Thanks for the nomination TreeFork. Thank you to everyone who voted! It is an honor to be represented among such a beautiful group of slingshots. Congratulations to my fellow winners and all of the nominees. Thank you for the mod work MJ. I am very touched by the response to the "Time Traveler"


----------



## Individual (Nov 6, 2013)

Grats to the winners and nominees


----------



## mr. green (Nov 3, 2012)

Congratulations to the winners and nominees. All outstanding work.


----------



## PorkChopSling (Jan 17, 2013)

Congratulations to the winners!!


----------



## AmmoMike (Dec 31, 2013)

Well done to all !


----------



## Btoon84 (Nov 22, 2011)

Congrats gentlemen!!! Well done


----------



## NightKnight (Dec 16, 2009)

Congrats to the winner!


----------



## rockslinger (Nov 16, 2010)

Nice going fellas!!


----------



## leon13 (Oct 4, 2012)

congrats to the winner and the others i liked them al and it was a hard decision for me

but its every month a hard question there are so many unbelievable outputs every month

i get amassed every time again thanks for that

over and out

cheers


----------



## Sharker (Sep 15, 2013)

Holy... :bowdown:


----------



## Mr.Teh (Feb 28, 2012)

Congratulation to the winners, totally awesome slingshots :headbang:


----------



## BlackBob (Mar 8, 2013)

Congratulations everyone that participated and in particular the winners and runners up. Awesome work.


----------



## LBH2 (Jul 20, 2013)

Kudos to all winners and nominees&#8230;&#8230;LBH2


----------



## AnTrAxX (Jul 18, 2012)

wow Guys...i did ot expect that...i have very little time lately and i just saw something happened to my number of Batches so i came here for a look.

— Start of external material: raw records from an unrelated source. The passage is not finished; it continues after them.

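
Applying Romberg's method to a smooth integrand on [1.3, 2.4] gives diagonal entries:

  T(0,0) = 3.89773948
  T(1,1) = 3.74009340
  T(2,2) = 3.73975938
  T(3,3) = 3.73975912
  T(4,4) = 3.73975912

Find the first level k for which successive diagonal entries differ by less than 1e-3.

|T(1,1) − T(0,0)| = 0.15764608 ≥ 1e-3
|T(2,2) − T(1,1)| = 0.00033402 < 1e-3

k = 2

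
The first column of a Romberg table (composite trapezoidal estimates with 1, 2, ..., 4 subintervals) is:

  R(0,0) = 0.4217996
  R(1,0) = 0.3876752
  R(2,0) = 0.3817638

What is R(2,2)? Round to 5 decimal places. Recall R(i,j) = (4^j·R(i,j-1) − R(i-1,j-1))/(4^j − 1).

Richardson extrapolation on the trapezoidal column (denominator 4−1=3):
R(1,1) = (4·0.3876752 − 0.4217996) / 3 = 0.3763004
R(2,1) = 0.3817638 + (0.3817638 − 0.3876752)/3 = 0.3797933
R(2,2) = (16·0.3797933 − 0.3763004) / 15 = 0.3800262

0.38003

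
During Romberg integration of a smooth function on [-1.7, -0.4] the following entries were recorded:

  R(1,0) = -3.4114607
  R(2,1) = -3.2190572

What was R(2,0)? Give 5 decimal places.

-3.26716

From R(2,1) = (4·R(2,0) − R(1,0))/3, solve for R(2,0):
4·R(2,0) = 3·(-3.2190572) + (-3.4114607) = -13.0686323
R(2,0) = -3.2671581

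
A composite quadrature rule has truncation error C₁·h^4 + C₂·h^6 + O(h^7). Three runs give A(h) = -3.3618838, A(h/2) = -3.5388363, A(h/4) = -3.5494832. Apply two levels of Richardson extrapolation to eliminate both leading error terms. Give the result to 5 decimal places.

First eliminate the h^4 term (factor 2^4 = 16):
  B₁ = (16·(-3.5388363) − (-3.3618838))/15 = -3.5506331
  B₂ = (16·(-3.5494832) − (-3.5388363))/15 = -3.5501930
Then eliminate the h^6 term (factor 2^6 = 64):
  (64·(-3.5501930) − (-3.5506331))/63 = -3.5501860

-3.55019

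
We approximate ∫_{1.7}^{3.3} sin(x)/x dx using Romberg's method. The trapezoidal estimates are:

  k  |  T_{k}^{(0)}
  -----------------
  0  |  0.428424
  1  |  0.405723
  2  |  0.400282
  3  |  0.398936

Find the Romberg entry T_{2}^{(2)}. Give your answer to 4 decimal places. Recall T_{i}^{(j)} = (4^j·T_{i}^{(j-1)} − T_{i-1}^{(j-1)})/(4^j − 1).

0.3985

Richardson extrapolation on the trapezoidal column (denominator 4−1=3):
T_{1}^{(1)} = 0.405723 + (0.405723 − 0.428424)/3 = 0.398156
T_{2}^{(1)} = (4·0.400282 − 0.405723) / 3 = 0.398468
T_{2}^{(2)} = 0.398468 + (0.398468 − 0.398156)/15 = 0.398489
(Column j=1 coincides with Simpson's rule on the same nodes.)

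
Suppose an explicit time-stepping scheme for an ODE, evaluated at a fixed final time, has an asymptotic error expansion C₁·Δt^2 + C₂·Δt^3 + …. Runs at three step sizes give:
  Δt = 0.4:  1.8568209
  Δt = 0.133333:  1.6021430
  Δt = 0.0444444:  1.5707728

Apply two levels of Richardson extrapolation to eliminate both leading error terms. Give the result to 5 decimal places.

1.56672

First eliminate the Δt^2 term (factor 3^2 = 9):
  B₁ = (9·1.6021430 − 1.8568209)/8 = 1.5703083
  B₂ = (9·1.5707728 − 1.6021430)/8 = 1.5668515
Then eliminate the Δt^3 term (factor 3^3 = 27):
  (27·1.5668515 − 1.5703083)/26 = 1.5667185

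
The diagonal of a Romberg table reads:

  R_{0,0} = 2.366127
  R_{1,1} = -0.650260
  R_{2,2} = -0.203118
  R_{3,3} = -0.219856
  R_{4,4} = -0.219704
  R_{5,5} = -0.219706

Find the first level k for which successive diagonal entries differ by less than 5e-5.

|R_{1,1} − R_{0,0}| = 3.016387 ≥ 5e-5
|R_{2,2} − R_{1,1}| = 0.447142 ≥ 5e-5
|R_{3,3} − R_{2,2}| = 0.016738 ≥ 5e-5
|R_{4,4} − R_{3,3}| = 0.000152 ≥ 5e-5
|R_{5,5} − R_{4,4}| = 0.000002 < 5e-5

k = 5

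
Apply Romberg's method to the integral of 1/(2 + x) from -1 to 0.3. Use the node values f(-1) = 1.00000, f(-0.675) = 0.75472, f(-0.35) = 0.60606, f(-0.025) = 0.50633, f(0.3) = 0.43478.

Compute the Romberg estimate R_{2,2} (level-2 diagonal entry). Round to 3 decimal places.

R_{0,0} (trapezoid, 1 panel, h=1.3000): 0.93261
R_{1,0} (trapezoid, 2 panels, h=0.6500): 0.86024
R_{2,0} (trapezoid, 4 panels, h=0.3250): 0.83996
R_{1,1} = 0.86024 + (0.86024 − 0.93261)/3 = 0.83612
R_{2,1} = 0.83996 + (0.83996 − 0.86024)/3 = 0.83320
R_{2,2} = 0.83320 + (0.83320 − 0.83612)/15 = 0.83301

0.833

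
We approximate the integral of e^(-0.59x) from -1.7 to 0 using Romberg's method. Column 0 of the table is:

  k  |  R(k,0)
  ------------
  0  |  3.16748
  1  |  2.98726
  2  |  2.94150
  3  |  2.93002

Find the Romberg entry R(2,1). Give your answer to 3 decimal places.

2.926

Richardson extrapolation on the trapezoidal column (denominator 4−1=3):
R(2,1) = 2.94150 + (2.94150 − 2.98726)/3 = 2.92625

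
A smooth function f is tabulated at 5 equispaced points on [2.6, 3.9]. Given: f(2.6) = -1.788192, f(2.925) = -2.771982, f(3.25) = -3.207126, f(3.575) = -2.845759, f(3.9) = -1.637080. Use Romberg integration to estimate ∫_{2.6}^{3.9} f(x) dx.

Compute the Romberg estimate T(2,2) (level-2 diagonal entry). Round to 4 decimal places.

T(0,0) (trapezoid, 1 panel, h=1.3000): -2.226427
T(1,0) (trapezoid, 2 panels, h=0.6500): -3.197845
T(2,0) (trapezoid, 4 panels, h=0.3250): -3.424688
T(1,1) = -3.197845 + (-3.197845 − (-2.226427))/3 = -3.521651
T(2,1) = -3.424688 + (-3.424688 − (-3.197845))/3 = -3.500302
T(2,2) = -3.500302 + (-3.500302 − (-3.521651))/15 = -3.498879

-3.4989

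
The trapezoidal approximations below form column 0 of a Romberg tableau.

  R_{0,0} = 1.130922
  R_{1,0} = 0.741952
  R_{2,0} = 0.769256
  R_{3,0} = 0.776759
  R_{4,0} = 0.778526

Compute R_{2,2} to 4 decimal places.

R_{1,1} = (4·0.741952 − 1.130922) / 3 = 0.612295
R_{2,1} = 0.769256 + (0.769256 − 0.741952)/3 = 0.778357
R_{2,2} = 0.778357 + (0.778357 − 0.612295)/15 = 0.789428

0.7894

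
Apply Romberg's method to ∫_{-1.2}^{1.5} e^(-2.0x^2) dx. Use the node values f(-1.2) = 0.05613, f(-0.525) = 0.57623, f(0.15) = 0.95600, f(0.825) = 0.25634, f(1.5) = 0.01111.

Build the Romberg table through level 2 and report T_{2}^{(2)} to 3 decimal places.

1.158

T_{0}^{(0)} (trapezoid, 1 panel, h=2.7000): 0.09077
T_{1}^{(0)} (trapezoid, 2 panels, h=1.3500): 1.33599
T_{2}^{(0)} (trapezoid, 4 panels, h=0.6750): 1.22998
T_{1}^{(1)} = 1.33599 + (1.33599 − 0.09077)/3 = 1.75106
T_{2}^{(1)} = 1.22998 + (1.22998 − 1.33599)/3 = 1.19464
T_{2}^{(2)} = 1.19464 + (1.19464 − 1.75106)/15 = 1.15755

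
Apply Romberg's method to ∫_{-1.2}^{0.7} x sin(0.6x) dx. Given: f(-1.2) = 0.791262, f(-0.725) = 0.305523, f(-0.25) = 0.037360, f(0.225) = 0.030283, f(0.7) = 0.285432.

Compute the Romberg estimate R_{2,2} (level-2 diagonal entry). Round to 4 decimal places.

0.3954

R_{0,0} (trapezoid, 1 panel, h=1.9000): 1.022859
R_{1,0} (trapezoid, 2 panels, h=0.9500): 0.546922
R_{2,0} (trapezoid, 4 panels, h=0.4750): 0.432969
R_{1,1} = 0.546922 + (0.546922 − 1.022859)/3 = 0.388276
R_{2,1} = 0.432969 + (0.432969 − 0.546922)/3 = 0.394985
R_{2,2} = 0.394985 + (0.394985 − 0.388276)/15 = 0.395432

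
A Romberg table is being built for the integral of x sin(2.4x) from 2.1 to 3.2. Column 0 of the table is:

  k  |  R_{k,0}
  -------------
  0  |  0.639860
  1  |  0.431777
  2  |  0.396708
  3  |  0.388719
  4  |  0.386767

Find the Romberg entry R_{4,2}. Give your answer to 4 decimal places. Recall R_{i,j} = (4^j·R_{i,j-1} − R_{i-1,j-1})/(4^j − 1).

R_{3,1} = 0.388719 + (0.388719 − 0.396708)/3 = 0.386056
R_{4,1} = 0.386767 + (0.386767 − 0.388719)/3 = 0.386116
R_{4,2} = (16·0.386116 − 0.386056) / 15 = 0.386120

0.3861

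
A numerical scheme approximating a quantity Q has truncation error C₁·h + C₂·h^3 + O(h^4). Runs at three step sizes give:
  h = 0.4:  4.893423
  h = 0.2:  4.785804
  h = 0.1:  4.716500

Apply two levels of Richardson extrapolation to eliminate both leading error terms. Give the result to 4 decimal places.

First eliminate the h term (factor 2^1 = 2):
  B₁ = (2·4.785804 − 4.893423)/1 = 4.678185
  B₂ = (2·4.716500 − 4.785804)/1 = 4.647196
Then eliminate the h^3 term (factor 2^3 = 8):
  (8·4.647196 − 4.678185)/7 = 4.642769

4.6428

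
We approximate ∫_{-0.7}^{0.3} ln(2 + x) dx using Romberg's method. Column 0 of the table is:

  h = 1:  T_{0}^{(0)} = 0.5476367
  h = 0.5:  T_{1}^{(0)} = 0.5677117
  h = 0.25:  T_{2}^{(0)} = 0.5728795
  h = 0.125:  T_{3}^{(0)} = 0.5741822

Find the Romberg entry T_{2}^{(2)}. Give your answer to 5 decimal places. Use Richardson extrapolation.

T_{1}^{(1)} = 0.5677117 + (0.5677117 − 0.5476367)/3 = 0.5744034
T_{2}^{(1)} = 0.5728795 + (0.5728795 − 0.5677117)/3 = 0.5746021
T_{2}^{(2)} = (16·0.5746021 − 0.5744034) / 15 = 0.5746153

0.57462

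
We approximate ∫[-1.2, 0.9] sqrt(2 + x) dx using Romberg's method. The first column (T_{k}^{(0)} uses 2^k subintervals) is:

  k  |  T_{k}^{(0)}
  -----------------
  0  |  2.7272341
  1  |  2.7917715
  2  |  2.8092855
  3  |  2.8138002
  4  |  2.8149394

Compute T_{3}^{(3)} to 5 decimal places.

Richardson extrapolation on the trapezoidal column (denominator 4−1=3):
T_{1}^{(1)} = 2.7917715 + (2.7917715 − 2.7272341)/3 = 2.8132840
T_{2}^{(1)} = 2.8092855 + (2.8092855 − 2.7917715)/3 = 2.8151235
T_{3}^{(1)} = (4·2.8138002 − 2.8092855) / 3 = 2.8153051
T_{2}^{(2)} = 2.8151235 + (2.8151235 − 2.8132840)/15 = 2.8152461
T_{3}^{(2)} = 2.8153051 + (2.8153051 − 2.8151235)/15 = 2.8153172
T_{3}^{(3)} = 2.8153172 + (2.8153172 − 2.8152461)/63 = 2.8153183
(Column j=1 coincides with Simpson's rule on the same nodes.)

2.81532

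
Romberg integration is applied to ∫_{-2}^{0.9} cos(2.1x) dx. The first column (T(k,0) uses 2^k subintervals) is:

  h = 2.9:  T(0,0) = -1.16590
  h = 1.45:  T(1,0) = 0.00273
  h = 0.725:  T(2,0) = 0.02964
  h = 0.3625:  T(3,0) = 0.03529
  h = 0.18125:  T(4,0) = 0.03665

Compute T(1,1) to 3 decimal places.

T(1,1) = (4·0.00273 − (-1.16590)) / 3 = 0.39227

0.392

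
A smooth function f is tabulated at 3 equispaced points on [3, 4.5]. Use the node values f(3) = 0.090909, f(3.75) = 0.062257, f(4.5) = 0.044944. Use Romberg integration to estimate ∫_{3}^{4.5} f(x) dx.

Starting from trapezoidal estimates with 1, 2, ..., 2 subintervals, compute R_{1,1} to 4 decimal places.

R_{0,0} (trapezoid, 1 panel, h=1.5000): 0.101890
R_{1,0} (trapezoid, 2 panels, h=0.7500): 0.097638
R_{1,1} = 0.097638 + (0.097638 − 0.101890)/3 = 0.096221

0.0962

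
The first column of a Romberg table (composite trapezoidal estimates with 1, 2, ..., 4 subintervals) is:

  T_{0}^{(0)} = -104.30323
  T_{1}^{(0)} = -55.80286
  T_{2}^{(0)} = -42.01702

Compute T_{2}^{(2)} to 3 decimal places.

-37.274

Richardson extrapolation on the trapezoidal column (denominator 4−1=3):
T_{1}^{(1)} = (4·(-55.80286) − (-104.30323)) / 3 = -39.63607
T_{2}^{(1)} = (4·(-42.01702) − (-55.80286)) / 3 = -37.42174
T_{2}^{(2)} = (16·(-37.42174) − (-39.63607)) / 15 = -37.27412
(Column j=1 coincides with Simpson's rule on the same nodes.)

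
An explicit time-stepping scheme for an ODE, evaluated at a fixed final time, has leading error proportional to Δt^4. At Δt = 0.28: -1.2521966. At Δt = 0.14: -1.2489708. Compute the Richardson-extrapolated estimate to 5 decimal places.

The leading error scales as Δt^4; refining by a factor of 2 reduces it by 2^4 = 16.
Extrapolated value = (16·A(Δt/2) − A(Δt)) / (16 − 1)
= (16·(-1.2489708) − (-1.2521966)) / 15
= -18.7313362 / 15 = -1.2487557

-1.24876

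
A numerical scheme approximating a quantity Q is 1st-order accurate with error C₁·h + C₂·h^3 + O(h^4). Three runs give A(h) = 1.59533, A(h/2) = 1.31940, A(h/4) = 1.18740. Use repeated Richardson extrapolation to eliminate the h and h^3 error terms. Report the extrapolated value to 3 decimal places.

1.057

First eliminate the h term (factor 2^1 = 2):
  B₁ = (2·1.31940 − 1.59533)/1 = 1.04347
  B₂ = (2·1.18740 − 1.31940)/1 = 1.05540
Then eliminate the h^3 term (factor 2^3 = 8):
  (8·1.05540 − 1.04347)/7 = 1.05710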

I never expected a Plywood one to score something. Feeling a little bit emberassed next to all those wonderful nominees. I hope you are not mad at me.

Thank you so much for all of you who voted for me and making beeing part of this great community a bigger pleasure every day.

Thank you once again and congratulations to all the other Nominations and Bill and Randys amazing Slings!


----------